Around a year ago, China implemented a new, real-name registration system for cell phone SIM cards. The idea was that anyone buying a new SIM card (in other words, a new number) for their mobile phone would have to provide their real name and state ID number on their registration documents. The government even forced smaller enterprises like newspaper stands to stop selling SIM cards until they had been trained in the new procedures.
So, one year into this new system, how are things going? Not too well, apparently. A reporter from the IT Times investigated a number of locations in Shanghai and discovered that it’s really pretty easy to buy a SIM card without giving your actual information.
The simplest (and cheapest) method is just to give fake information, or refuse to give any information at all. Most vendors care more about making a sale than they do about this regulation, and if the customer puts up a fuss, they’re not going to argue much. As one worker at a newspaper stand told the IT Times reporter, “there’s no way for us to forcibly check a customer’s ID, so if they’re really not willing to fill it in [on registration forms], all we can do is look the other way.”
Some vendors go a step further. Several of the shops that the IT Times reporter visited told him that if need be — and for the right price, of course — they could arrange cards that were legally registered with someone else’s name and ID number, or fake names and ID numbers. Online, this is even more common. One online vendor proclaimed:
Our SIM cards aren’t recycled from other people, and they aren’t all registered using one name over and over. These are new cards, automatically registered with a fake name and ID number so you don’t have to worry about getting spam text messages or other disturbances.
The same certainly seems to be true in Beijing. We don’t want to get any particular vendor in trouble, but it’s definitely possible to buy SIM cards here without using your real name, and of course, internet sales are available to people living anywhere.
Why aren’t people enforcing the real-name regulations? Ultimately, it seems it comes down to money. Competition in China’s mobile sector is fierce, and if there are customers who want phone numbers but don’t want to give out their info, someone is going to be willing to provide it to them. Many vendors, it seems, would rather skirt the law and make a sale than lose a potential customer over bureaucratic red tape.
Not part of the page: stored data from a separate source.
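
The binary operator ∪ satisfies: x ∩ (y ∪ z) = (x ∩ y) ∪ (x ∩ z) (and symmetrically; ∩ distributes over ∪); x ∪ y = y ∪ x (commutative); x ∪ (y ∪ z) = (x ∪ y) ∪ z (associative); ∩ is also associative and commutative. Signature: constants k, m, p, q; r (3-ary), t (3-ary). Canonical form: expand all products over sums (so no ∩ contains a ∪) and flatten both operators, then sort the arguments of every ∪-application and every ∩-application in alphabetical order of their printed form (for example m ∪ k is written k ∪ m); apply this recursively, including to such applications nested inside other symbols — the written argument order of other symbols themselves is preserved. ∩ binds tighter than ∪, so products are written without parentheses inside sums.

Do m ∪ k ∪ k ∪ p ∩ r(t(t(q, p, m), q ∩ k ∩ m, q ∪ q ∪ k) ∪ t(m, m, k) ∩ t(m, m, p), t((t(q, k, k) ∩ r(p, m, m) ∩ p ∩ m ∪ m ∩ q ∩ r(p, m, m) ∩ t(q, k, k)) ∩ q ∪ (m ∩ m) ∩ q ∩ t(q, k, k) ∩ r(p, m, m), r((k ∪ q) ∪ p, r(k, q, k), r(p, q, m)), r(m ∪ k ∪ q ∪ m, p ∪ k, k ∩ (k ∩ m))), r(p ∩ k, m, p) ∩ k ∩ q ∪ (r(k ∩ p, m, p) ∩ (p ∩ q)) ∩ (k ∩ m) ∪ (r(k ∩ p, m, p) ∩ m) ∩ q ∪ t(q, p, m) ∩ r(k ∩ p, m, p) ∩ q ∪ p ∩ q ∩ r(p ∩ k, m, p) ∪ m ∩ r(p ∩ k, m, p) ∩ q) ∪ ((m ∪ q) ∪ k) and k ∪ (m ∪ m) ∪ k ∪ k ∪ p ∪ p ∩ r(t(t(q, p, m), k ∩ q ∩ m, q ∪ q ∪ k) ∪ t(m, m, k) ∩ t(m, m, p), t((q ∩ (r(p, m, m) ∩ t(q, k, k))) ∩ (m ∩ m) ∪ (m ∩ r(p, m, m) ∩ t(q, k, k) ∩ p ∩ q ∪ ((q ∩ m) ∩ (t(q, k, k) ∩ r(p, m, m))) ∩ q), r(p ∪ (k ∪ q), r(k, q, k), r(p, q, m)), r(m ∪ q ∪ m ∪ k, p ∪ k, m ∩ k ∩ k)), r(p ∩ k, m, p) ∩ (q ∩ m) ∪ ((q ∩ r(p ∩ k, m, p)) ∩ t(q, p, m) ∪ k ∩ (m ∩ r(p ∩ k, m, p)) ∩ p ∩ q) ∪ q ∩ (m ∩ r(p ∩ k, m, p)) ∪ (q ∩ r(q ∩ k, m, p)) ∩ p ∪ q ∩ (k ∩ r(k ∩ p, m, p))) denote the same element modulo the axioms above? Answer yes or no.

Left:  m ∪ k ∪ k ∪ p ∩ r(t(t(q, p, m), q ∩ k ∩ m, q ∪ q ∪ k) ∪ t(m, m, k) ∩ t(m, m, p), t((t(q, k, k) ∩ r(p, m, m) ∩ p ∩ m ∪ m ∩ q ∩ r(p, m, m) ∩ t(q, k, k)) ∩ q ∪ (m ∩ m) ∩ q ∩ t(q, k, k) ∩ r(p, m, m), r((k ∪ q) ∪ p, r(k, q, k), r(p, q, m)), r(m ∪ k ∪ q ∪ m, p ∪ k, k ∩ (k ∩ m))), r(p ∩ k, m, p) ∩ k ∩ q ∪ (r(k ∩ p, m, p) ∩ (p ∩ q)) ∩ (k ∩ m) ∪ (r(k ∩ p, m, p) ∩ m) ∩ q ∪ t(q, p, m) ∩ r(k ∩ p, m, p) ∩ q ∪ p ∩ q ∩ r(p ∩ k, m, p) ∪ m ∩ r(p ∩ k, m, p) ∩ q) ∪ ((m ∪ q) ∪ k)
  Distribute:  m ∪ k ∪ k ∪ p ∩ r(t(m, m, k) ∩ t(m, m, p) ∪ t(t(q, p, m), k ∩ m ∩ q, k ∪ q ∪ q), t(m ∩ m ∩ q ∩ r(p, m, m) ∩ t(q, k, k) ∪ m ∩ p ∩ q ∩ r(p, m, m) ∩ t(q, k, k) ∪ m ∩ q ∩ q ∩ r(p, m, m) ∩ t(q, k, k), r(k ∪ p ∪ q, r(k, q, k), r(p, q, m)), r(k ∪ m ∪ m ∪ q, k ∪ p, k ∩ k ∩ m)), k ∩ m ∩ p ∩ q ∩ r(k ∩ p, m, p) ∪ k ∩ q ∩ r(k ∩ p, m, p) ∪ m ∩ q ∩ r(k ∩ p, m, p) ∪ m ∩ q ∩ r(k ∩ p, m, p) ∪ p ∩ q ∩ r(k ∩ p, m, p) ∪ q ∩ r(k ∩ p, m, p) ∩ t(q, p, m)) ∪ m ∪ q ∪ k
  Order the arguments:  k ∪ k ∪ k ∪ m ∪ m ∪ p ∩ r(t(m, m, k) ∩ t(m, m, p) ∪ t(t(q, p, m), k ∩ m ∩ q, k ∪ q ∪ q), t(m ∩ m ∩ q ∩ r(p, m, m) ∩ t(q, k, k) ∪ m ∩ p ∩ q ∩ r(p, m, m) ∩ t(q, k, k) ∪ m ∩ q ∩ q ∩ r(p, m, m) ∩ t(q, k, k), r(k ∪ p ∪ q, r(k, q, k), r(p, q, m)), r(k ∪ m ∪ m ∪ q, k ∪ p, k ∩ k ∩ m)), k ∩ m ∩ p ∩ q ∩ r(k ∩ p, m, p) ∪ k ∩ q ∩ r(k ∩ p, m, p) ∪ m ∩ q ∩ r(k ∩ p, m, p) ∪ m ∩ q ∩ r(k ∩ p, m, p) ∪ p ∩ q ∩ r(k ∩ p, m, p) ∪ q ∩ r(k ∩ p, m, p) ∩ t(q, p, m)) ∪ q
Right:  k ∪ (m ∪ m) ∪ k ∪ k ∪ p ∪ p ∩ r(t(t(q, p, m), k ∩ q ∩ m, q ∪ q ∪ k) ∪ t(m, m, k) ∩ t(m, m, p), t((q ∩ (r(p, m, m) ∩ t(q, k, k))) ∩ (m ∩ m) ∪ (m ∩ r(p, m, m) ∩ t(q, k, k) ∩ p ∩ q ∪ ((q ∩ m) ∩ (t(q, k, k) ∩ r(p, m, m))) ∩ q), r(p ∪ (k ∪ q), r(k, q, k), r(p, q, m)), r(m ∪ q ∪ m ∪ k, p ∪ k, m ∩ k ∩ k)), r(p ∩ k, m, p) ∩ (q ∩ m) ∪ ((q ∩ r(p ∩ k, m, p)) ∩ t(q, p, m) ∪ k ∩ (m ∩ r(p ∩ k, m, p)) ∩ p ∩ q) ∪ q ∩ (m ∩ r(p ∩ k, m, p)) ∪ (q ∩ r(q ∩ k, m, p)) ∩ p ∪ q ∩ (k ∩ r(k ∩ p, m, p)))
  Flatten:  k ∪ m ∪ m ∪ k ∪ k ∪ p ∪ p ∩ r(t(m, m, k) ∩ t(m, m, p) ∪ t(t(q, p, m), k ∩ m ∩ q, k ∪ q ∪ q), t(m ∩ m ∩ q ∩ r(p, m, m) ∩ t(q, k, k) ∪ m ∩ p ∩ q ∩ r(p, m, m) ∩ t(q, k, k) ∪ m ∩ q ∩ q ∩ r(p, m, m) ∩ t(q, k, k), r(k ∪ p ∪ q, r(k, q, k), r(p, q, m)), r(k ∪ m ∪ m ∪ q, k ∪ p, k ∩ k ∩ m)), k ∩ m ∩ p ∩ q ∩ r(k ∩ p, m, p) ∪ k ∩ q ∩ r(k ∩ p, m, p) ∪ m ∩ q ∩ r(k ∩ p, m, p) ∪ m ∩ q ∩ r(k ∩ p, m, p) ∪ p ∩ q ∩ r(k ∩ q, m, p) ∪ q ∩ r(k ∩ p, m, p) ∩ t(q, p, m))
  Sort:  k ∪ k ∪ k ∪ m ∪ m ∪ p ∪ p ∩ r(t(m, m, k) ∩ t(m, m, p) ∪ t(t(q, p, m), k ∩ m ∩ q, k ∪ q ∪ q), t(m ∩ m ∩ q ∩ r(p, m, m) ∩ t(q, k, k) ∪ m ∩ p ∩ q ∩ r(p, m, m) ∩ t(q, k, k) ∪ m ∩ q ∩ q ∩ r(p, m, m) ∩ t(q, k, k), r(k ∪ p ∪ q, r(k, q, k), r(p, q, m)), r(k ∪ m ∪ m ∪ q, k ∪ p, k ∩ k ∩ m)), k ∩ m ∩ p ∩ q ∩ r(k ∩ p, m, p) ∪ k ∩ q ∩ r(k ∩ p, m, p) ∪ m ∩ q ∩ r(k ∩ p, m, p) ∪ m ∩ q ∩ r(k ∩ p, m, p) ∪ p ∩ q ∩ r(k ∩ q, m, p) ∪ q ∩ r(k ∩ p, m, p) ∩ t(q, p, m))

Answer: no — k ∪ k ∪ k ∪ m ∪ m ∪ p ∩ r(t(m, m, k) ∩ t(m, m, p) ∪ t(t(q, p, m), k ∩ m ∩ q, k ∪ q ∪ q), t(m ∩ m ∩ q ∩ r(p, m, m) ∩ t(q, k, k) ∪ m ∩ p ∩ q ∩ r(p, m, m) ∩ t(q, k, k) ∪ m ∩ q ∩ q ∩ r(p, m, m) ∩ t(q, k, k), r(k ∪ p ∪ q, r(k, q, k), r(p, q, m)), r(k ∪ m ∪ m ∪ q, k ∪ p, k ∩ k ∩ m)), k ∩ m ∩ p ∩ q ∩ r(k ∩ p, m, p) ∪ k ∩ q ∩ r(k ∩ p, m, p) ∪ m ∩ q ∩ r(k ∩ p, m, p) ∪ m ∩ q ∩ r(k ∩ p, m, p) ∪ p ∩ q ∩ r(k ∩ p, m, p) ∪ q ∩ r(k ∩ p, m, p) ∩ t(q, p, m)) ∪ q vs k ∪ k ∪ k ∪ m ∪ m ∪ p ∪ p ∩ r(t(m, m, k) ∩ t(m, m, p) ∪ t(t(q, p, m), k ∩ m ∩ q, k ∪ q ∪ q), t(m ∩ m ∩ q ∩ r(p, m, m) ∩ t(q, k, k) ∪ m ∩ p ∩ q ∩ r(p, m, m) ∩ t(q, k, k) ∪ m ∩ q ∩ q ∩ r(p, m, m) ∩ t(q, k, k), r(k ∪ p ∪ q, r(k, q, k), r(p, q, m)), r(k ∪ m ∪ m ∪ q, k ∪ p, k ∩ k ∩ m)), k ∩ m ∩ p ∩ q ∩ r(k ∩ p, m, p) ∪ k ∩ q ∩ r(k ∩ p, m, p) ∪ m ∩ q ∩ r(k ∩ p, m, p) ∪ m ∩ q ∩ r(k ∩ p, m, p) ∪ p ∩ q ∩ r(k ∩ q, m, p) ∪ q ∩ r(k ∩ p, m, p) ∩ t(q, p, m))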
This news comes just as China seems to be ramping-up real-name systems in other sectors. On June 1, travelers began having to provide state ID numbers to purchase high speed rail tickets. On slower trains, no ID is yet necessary, but things seem to be heading in that direction. I was myself on a slow train last week where police walked through every car on the train, scanning everyone’s state ID, about halfway through the journey.
There have also been rumblings that Sina and other microblogging providers may implement a real-name registration system for their services. If they do, that would likely be considerably more difficult to circumvent than the current real-name system for mobile phones since all Sina Weibo registrations (for example) are controlled directly by Sina, rather than a loose network of vendors spread geographically throughout the country.